Intervention de Christian Noyer

Réunion du 24 juillet 2012 à 16h30
Commission des finances, de l'économie générale et du contrôle budgétaire

Christian Noyer :

À titre temporaire seulement, pour que le fonds puisse emprunter dans de bonnes conditions, ou bien il empruntera aux banques ; mais c'est un détail. L'essentiel est la source d'alimentation : si le fonds agit comme les États sont censés le faire en cas de risque systémique, il est logique qu'il reçoive le produit de la taxe systémique.

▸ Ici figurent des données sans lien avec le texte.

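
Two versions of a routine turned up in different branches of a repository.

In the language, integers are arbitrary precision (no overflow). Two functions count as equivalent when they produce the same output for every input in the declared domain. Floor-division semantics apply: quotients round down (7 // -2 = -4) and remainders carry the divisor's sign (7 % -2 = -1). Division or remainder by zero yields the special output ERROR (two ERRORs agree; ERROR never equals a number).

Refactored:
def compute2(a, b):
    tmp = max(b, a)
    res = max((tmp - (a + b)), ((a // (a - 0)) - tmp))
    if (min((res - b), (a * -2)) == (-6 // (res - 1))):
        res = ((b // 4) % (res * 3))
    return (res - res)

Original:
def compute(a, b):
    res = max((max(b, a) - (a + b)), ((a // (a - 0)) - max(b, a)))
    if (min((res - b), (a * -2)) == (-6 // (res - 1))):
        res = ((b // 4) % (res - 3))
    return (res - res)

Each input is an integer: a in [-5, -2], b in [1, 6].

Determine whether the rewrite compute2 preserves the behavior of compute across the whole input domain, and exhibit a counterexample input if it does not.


Not equivalent: a=-3, b=6 separates them (ERROR vs 0).
compute: res := 3 | (min((res - b), (a * -2)) == (-6 // (res - 1))): true | divide-by-zero, output ERROR
compute2: tmp := 6 | res := 3 | (min((res - b), (a * -2)) == (-6 // (res - 1))): true | res := 1 | result 0
verdict: not equivalent; witness: a=-3, b=6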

Par ailleurs, le fait que Londres soit hors du dispositif ne me semble pas poser de problème. Nous avons bien le marché intérieur – les mêmes règles s'appliquent en son sein et une autorité est chargée d'y veiller – et un système véritablement intégré, lequel régira les 17 et fonctionnera comme l'Eurosystème, avec la BCE au centre et les banques nationales, à l'image du Board of Governors de Washington et des douze banques de Réserve fédérale des différents districts des États-Unis. Que Londres soit une place financière importante ne nous empêche pas d'avoir une politique monétaire unique et de la mener correctement.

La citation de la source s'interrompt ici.